Le Droit est l'ensemble des règles qui régissent une société et organisent le rapport entre ses différentes composantes, physiques ou morales.

La règle juridique est une règle générale, impersonnelle, obligatoire, et sanctionnée.

Cours : Résumé du Droit - introduction


Le droit objectif :

C'est l'ensemble des règles imposées par l'autorité publique pour régir l'organisation de la société, se sont des règles d'ordre public.

Le droit subjectif :

C'est l'ensemble des prérogatives reconnus au sujet de droit comme le droit de propriété, droit à la pension alimentaire.

La règle de droit :

Une règle de droit est une norme de conduite destinée à régir la vie en société, elle présente deux caractères :

C’est une règles obligatoire et un règles sanctionnées par l’autorité publique, d’après le degré de cette force obligatoire on distingue entre :

Les règles impératives :

Se sont des règles qui ne connaissent pas de distinction ou d'exception en matière d'application quand dans le cas la plupart des dispositions du droit civil.

Les règles supplétives :

Ces règles ne s'imposent pas de façon impérative car les particuliers peuvent les écartés en manifestant une volonté.

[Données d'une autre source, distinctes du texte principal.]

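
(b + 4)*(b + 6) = b^2 + 10*b + 24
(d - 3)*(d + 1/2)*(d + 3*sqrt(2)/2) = d^3 - 5*d^2/2 + 3*sqrt(2)*d^2/2 - 15*sqrt(2)*d/4 - 3*d/2 - 9*sqrt(2)/4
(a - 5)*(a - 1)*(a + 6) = a^3 - 31*a + 30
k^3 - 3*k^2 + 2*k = k*(k - 2)*(k - 1)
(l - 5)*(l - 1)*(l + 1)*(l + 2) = l^4 - 3*l^3 - 11*l^2 + 3*l + 10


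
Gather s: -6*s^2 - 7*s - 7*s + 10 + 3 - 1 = -6*s^2 - 14*s + 12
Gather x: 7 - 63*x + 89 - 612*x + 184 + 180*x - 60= 220 - 495*x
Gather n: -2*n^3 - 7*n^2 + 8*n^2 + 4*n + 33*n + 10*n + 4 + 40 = -2*n^3 + n^2 + 47*n + 44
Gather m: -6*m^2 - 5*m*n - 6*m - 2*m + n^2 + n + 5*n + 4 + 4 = -6*m^2 + m*(-5*n - 8) + n^2 + 6*n + 8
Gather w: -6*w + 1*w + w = -4*w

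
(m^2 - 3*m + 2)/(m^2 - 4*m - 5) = (-m^2 + 3*m - 2)/(-m^2 + 4*m + 5)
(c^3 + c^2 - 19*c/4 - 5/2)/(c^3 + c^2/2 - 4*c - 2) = (c + 5/2)/(c + 2)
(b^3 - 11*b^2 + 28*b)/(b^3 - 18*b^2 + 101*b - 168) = b*(b - 4)/(b^2 - 11*b + 24)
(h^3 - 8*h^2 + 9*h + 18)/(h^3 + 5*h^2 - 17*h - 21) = (h - 6)/(h + 7)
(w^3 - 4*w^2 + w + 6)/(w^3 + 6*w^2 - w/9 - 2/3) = 9*(w^3 - 4*w^2 + w + 6)/(9*w^3 + 54*w^2 - w - 6)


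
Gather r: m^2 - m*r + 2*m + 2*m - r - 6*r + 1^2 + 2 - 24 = m^2 + 4*m + r*(-m - 7) - 21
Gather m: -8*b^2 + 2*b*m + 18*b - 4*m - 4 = -8*b^2 + 18*b + m*(2*b - 4) - 4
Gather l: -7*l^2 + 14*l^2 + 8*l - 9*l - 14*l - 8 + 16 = 7*l^2 - 15*l + 8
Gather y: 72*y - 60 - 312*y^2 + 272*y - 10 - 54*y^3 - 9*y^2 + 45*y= -54*y^3 - 321*y^2 + 389*y - 70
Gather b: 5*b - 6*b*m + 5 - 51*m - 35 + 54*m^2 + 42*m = b*(5 - 6*m) + 54*m^2 - 9*m - 30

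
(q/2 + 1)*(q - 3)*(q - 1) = q^3/2 - q^2 - 5*q/2 + 3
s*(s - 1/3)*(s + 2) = s^3 + 5*s^2/3 - 2*s/3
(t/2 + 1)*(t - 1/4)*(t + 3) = t^3/2 + 19*t^2/8 + 19*t/8 - 3/4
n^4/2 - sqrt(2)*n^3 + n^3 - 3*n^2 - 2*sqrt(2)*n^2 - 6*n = n*(n/2 + 1)*(n - 3*sqrt(2))*(n + sqrt(2))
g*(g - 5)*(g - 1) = g^3 - 6*g^2 + 5*g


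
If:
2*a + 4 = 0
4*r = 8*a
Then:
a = -2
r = -4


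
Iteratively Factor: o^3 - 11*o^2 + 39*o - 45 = (o - 3)*(o^2 - 8*o + 15) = (o - 5)*(o - 3)*(o - 3)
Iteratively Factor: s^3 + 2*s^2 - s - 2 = (s - 1)*(s^2 + 3*s + 2) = (s - 1)*(s + 2)*(s + 1)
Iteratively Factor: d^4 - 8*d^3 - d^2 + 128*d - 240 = (d - 5)*(d^3 - 3*d^2 - 16*d + 48) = (d - 5)*(d - 3)*(d^2 - 16) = (d - 5)*(d - 4)*(d - 3)*(d + 4)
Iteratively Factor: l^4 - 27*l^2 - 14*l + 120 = (l + 3)*(l^3 - 3*l^2 - 18*l + 40) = (l - 2)*(l + 3)*(l^2 - l - 20) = (l - 5)*(l - 2)*(l + 3)*(l + 4)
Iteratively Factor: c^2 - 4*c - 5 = (c - 5)*(c + 1)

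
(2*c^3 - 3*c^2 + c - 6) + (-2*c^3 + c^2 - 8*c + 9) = -2*c^2 - 7*c + 3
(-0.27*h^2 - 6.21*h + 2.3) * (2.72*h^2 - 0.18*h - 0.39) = -0.7344*h^4 - 16.8426*h^3 + 7.4791*h^2 + 2.0079*h - 0.897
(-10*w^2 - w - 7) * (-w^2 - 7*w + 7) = 10*w^4 + 71*w^3 - 56*w^2 + 42*w - 49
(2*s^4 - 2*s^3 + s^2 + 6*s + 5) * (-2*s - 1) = -4*s^5 + 2*s^4 - 13*s^2 - 16*s - 5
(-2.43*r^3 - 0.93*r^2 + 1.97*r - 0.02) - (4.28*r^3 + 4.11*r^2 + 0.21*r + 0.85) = -6.71*r^3 - 5.04*r^2 + 1.76*r - 0.87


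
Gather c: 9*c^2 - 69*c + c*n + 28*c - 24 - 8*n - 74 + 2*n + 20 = 9*c^2 + c*(n - 41) - 6*n - 78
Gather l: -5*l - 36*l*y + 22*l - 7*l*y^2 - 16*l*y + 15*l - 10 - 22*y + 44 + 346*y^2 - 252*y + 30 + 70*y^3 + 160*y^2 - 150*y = l*(-7*y^2 - 52*y + 32) + 70*y^3 + 506*y^2 - 424*y + 64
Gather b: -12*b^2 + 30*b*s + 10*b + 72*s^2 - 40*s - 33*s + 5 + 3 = -12*b^2 + b*(30*s + 10) + 72*s^2 - 73*s + 8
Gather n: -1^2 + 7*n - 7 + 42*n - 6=49*n - 14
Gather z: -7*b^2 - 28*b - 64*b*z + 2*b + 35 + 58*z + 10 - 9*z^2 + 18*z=-7*b^2 - 26*b - 9*z^2 + z*(76 - 64*b) + 45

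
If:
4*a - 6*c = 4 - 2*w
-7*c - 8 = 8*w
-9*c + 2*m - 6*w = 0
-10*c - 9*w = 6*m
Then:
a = 579/107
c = 216/107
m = 84/107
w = -296/107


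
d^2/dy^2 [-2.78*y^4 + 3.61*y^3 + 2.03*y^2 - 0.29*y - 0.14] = -33.36*y^2 + 21.66*y + 4.06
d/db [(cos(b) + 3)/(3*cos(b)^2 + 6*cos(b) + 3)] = (cos(b) + 5)*sin(b)/(3*(cos(b) + 1)^3)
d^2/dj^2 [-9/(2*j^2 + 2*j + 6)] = 9*(j^2 + j - (2*j + 1)^2 + 3)/(j^2 + j + 3)^3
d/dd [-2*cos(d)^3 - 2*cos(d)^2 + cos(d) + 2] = (6*cos(d)^2 + 4*cos(d) - 1)*sin(d)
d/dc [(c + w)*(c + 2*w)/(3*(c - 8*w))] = ((c - 8*w)*(2*c + 3*w) - (c + w)*(c + 2*w))/(3*(c - 8*w)^2)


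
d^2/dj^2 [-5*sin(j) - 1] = 5*sin(j)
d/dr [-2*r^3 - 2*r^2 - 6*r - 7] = -6*r^2 - 4*r - 6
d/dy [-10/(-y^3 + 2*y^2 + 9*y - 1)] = 10*(-3*y^2 + 4*y + 9)/(y^3 - 2*y^2 - 9*y + 1)^2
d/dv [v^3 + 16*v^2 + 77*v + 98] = 3*v^2 + 32*v + 77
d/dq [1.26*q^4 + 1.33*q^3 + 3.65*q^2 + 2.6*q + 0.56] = 5.04*q^3 + 3.99*q^2 + 7.3*q + 2.6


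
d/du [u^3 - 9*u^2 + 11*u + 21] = 3*u^2 - 18*u + 11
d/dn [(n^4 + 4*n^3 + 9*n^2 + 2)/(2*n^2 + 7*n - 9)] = (4*n^5 + 29*n^4 + 20*n^3 - 45*n^2 - 170*n - 14)/(4*n^4 + 28*n^3 + 13*n^2 - 126*n + 81)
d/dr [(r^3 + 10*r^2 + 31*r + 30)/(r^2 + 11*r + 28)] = (r^4 + 22*r^3 + 163*r^2 + 500*r + 538)/(r^4 + 22*r^3 + 177*r^2 + 616*r + 784)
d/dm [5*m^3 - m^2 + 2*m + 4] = 15*m^2 - 2*m + 2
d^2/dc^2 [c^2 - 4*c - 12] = 2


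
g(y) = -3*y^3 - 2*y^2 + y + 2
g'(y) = -9*y^2 - 4*y + 1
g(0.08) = 2.07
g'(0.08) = 0.62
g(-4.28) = 196.29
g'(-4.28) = -146.75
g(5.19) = -466.08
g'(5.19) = -262.18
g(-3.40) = 93.39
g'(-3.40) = -89.44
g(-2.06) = 17.68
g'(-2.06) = -28.95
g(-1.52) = 6.39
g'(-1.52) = -13.71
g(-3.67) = 119.68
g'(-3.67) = -105.54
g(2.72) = -70.45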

LES SOURCES DU DROIT POSITIF

Le droit positif est l'ensemble des règles qui s'appliquent dans une société donné e à un moment donné, ce droit provient essentiellement des lois et des règlements émanant successivement des deux pouvoirs législatifs et exécutif ce qui explique le rôle quasi-exclusif de l'Etat dans son élaboration et justifier son caractère obligatoire.

Les sources principales du droit :

LA LOI :

C'est l'ensemble des règles juridiques élaborées par le pouvoir législatif dans des domaines divers, se sont les lois ordinaires.

Processus d'élaboration d'une loi ordinaire :

Présentation d'un projet de loi par le gouvernement ou d'une préposition d'une loi par le parlement.

Examen de ce projet de loi au sein des commissions spécialisées puis au cas d'approbation au cours des séances des deux chambres du parlement

Approbation du loi puis promulgation par un Dahir

Enfin publication dans une belletin officielle

LE REGLEMENT :

Les règlements ou les textes règlementaires relèvent de la compétence exclusive du pouvoir exécutif

Les sources secondaires du droit positif :

LES SOURCES TRADITIONNELLES :

Le droit musulman : Provient des mêmes origines fondatrices de la Charia الشريعة, étant en première lieu le Coran, et la Suna sans oublier la contribution de la doctrine الفقه musulman en la matière.

Le droit coutumière C'est un droit non codifié dont les règles préviennent des pratiques ou usages prolongés dans le temps.

LES SOURCES CONTRIBUANT A L'EVOLUTION DU DROIT :

La jurisprudence : C'est l'ensemble des décisions, arrêts ou verdicts rendus par les juges dans les cours d'appel et notamment dans la cours suprême et contribue à compléter ou interpréter le droit.

La doctrine : C'est l'ensemble des travaux de recherches et de réflexions élaborés par les juristes qui contribuent par leur analyse des critiques à l'évolution du droit.

LES BRANCHES DU DROIT

LE DROIT PUBLIC :

C'est l'ensemble des règles juridiques, ayant pour objet l'organisation de l'Etat et des collectivités publiques,ces règles régissent également les rapports du droit entre l'Etat et les collectivités publiques d'une part et les simples particuliers d'autre part, sachant que l'Etat se présente dans ces rapports entant que garant de l'intérêt général.

LE DROIT PRIVE:

Régit les rapports entre les personnes privés c'est un droit libéral où la volonté du particulier est mis en évidence.

Quels sont les critères de distinction entre le droit public et le droit privé ?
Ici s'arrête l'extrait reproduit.